Un effet directement ressenti par le réseau. D’abord en termes de recherches sur le site Orpi.com : + 30% de recherches en location au mois de juin 2020 par rapport à 2019, + 20% en août et encore 17% en septembre et 13% en octobre 2020. Dans les agences, cela se traduit par l’augmentation des signatures de mandats de location : +11 % en juin, 4% en août et 7% en septembre (vs 2019) mais aussi l’augmentation des signatures de baux : + 14% en juin, 4% en août et 5% en septembre-octobre (vs 2019). Preuve que les projets vont bon train, même si le second confinement a ralenti cette dynamique.
Perspectives 2021
En 2021, le marché sera drivé par plusieurs facteurs :
•Malgré des taux restés très bas, les restrictions des banques entravent sérieusement la confiance des Français et réduisent la solvabilité des ménages : “Le dernier trimestre a été brutal pour certains profils qui avaient reçu un accord de la banque au premier semestre puis qui se sont vus exclus du parcours de financement une fois le bien de leur rêve trouvé. Dans le réseau se sont 3 fois plus de refus de crédits. L’immobilier est souvent le projet d’une vie. L’agent immobilier joue le rôle de premier filtre en présentant un candidat à l’achat solvable. Notre défi 2021 est de redonner confiance aux ménages les plus fragiles et primo-accédants, et les accompagner plus que jamais pour rétablir un accès équitable à la propriété.

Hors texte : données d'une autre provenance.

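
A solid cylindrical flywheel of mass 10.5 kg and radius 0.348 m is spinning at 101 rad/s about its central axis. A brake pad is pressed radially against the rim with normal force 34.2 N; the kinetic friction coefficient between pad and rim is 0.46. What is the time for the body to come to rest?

t ≈ 11.7 s

I = ½MR² = (1/2)(10.5)(0.348)² = 0.6358 kg·m².
Friction force f = μN = (0.46)(34.2) = 15.73 N at the rim; torque magnitude τ = fR = 5.475 N·m, opposing ω.
|α| = τ/I = 5.475/0.6358 = 8.611 rad/s² (deceleration).
0 = ω₀ − |α|t ⇒ t = ω₀/|α| = 101/8.611 = 11.73 s.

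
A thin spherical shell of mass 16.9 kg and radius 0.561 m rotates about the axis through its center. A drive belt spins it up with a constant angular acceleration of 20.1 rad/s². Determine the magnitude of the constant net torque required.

I = (2/3)MR² = (2/3)(16.9)(0.561)² = 3.546 kg·m².
τ = Iα = (3.546)(20.10) = 71.27 N·m.

τ ≈ 71.3 N·m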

Si on ne revoit pas ces conditions, c’est la santé économique du secteur immobilier qui pourrait être impactée” déclarait la Présidente du réseau. Face à l’appel de toute la profession, le Haut Conseil de stabilité financière (HCSF) a réagi. Le ministre de l’Économie, Bruno Le Maire, a récemment annoncé que la durée maximum d’emprunt passerait de 25 à 27 ans, et le taux maximum d’endettement serait porté à 35% contre 33% précédemment. Des règles qui devront désormais être suivies obligatoirement par les banques. Une nouvelle qui va dans le bon sens, mais le réseau restera vigilant. Pour Orpi, il est primordial de prendre en compte le profil du porteur de projets et de ne pas se limiter au taux d’endettement, au risque d’écarter du parcours immobilier certains profils : les bailleurs, les indépendants, etc. Le cadre a été assoupli mais ne permet pas un traitement individualisé des profils.
• Orpi restera également attentif à l’expérimentation de l’encadrement des loyers dans les grandes villes. Telle qu’elle a été présentée, un loyer maximum applicable correspondant au loyer médian du quartier, augmenté de 20%. Or cette mesure pourrait être contre-productive et avoir pour conséquence d’augmenter les prix des loyers actuels, puisque les propriétaires pratiquant actuellement des prix modérés souhaiteront, logiquement, s’aligner au prix médian, quitte à augmenter leur loyer. Pour éviter des disparités entre les territoires, la réflexion doit avant tout être portée sur l’offre.
• Quant à l’attrait pour les zones rurales ou villes moyennes, le réseau constate déjà quelques revirements : “On observe, à la marge pour l’instant, que des biens achetés par des citadins dans des zones plus rurales à l’issue du premier confinement sont de nouveau mis en vente aujourd’hui. D’où l’importance de se projeter sur le long terme et d’être accompagné par un professionnel pour bien questionner son projet ” conclut la Présidente.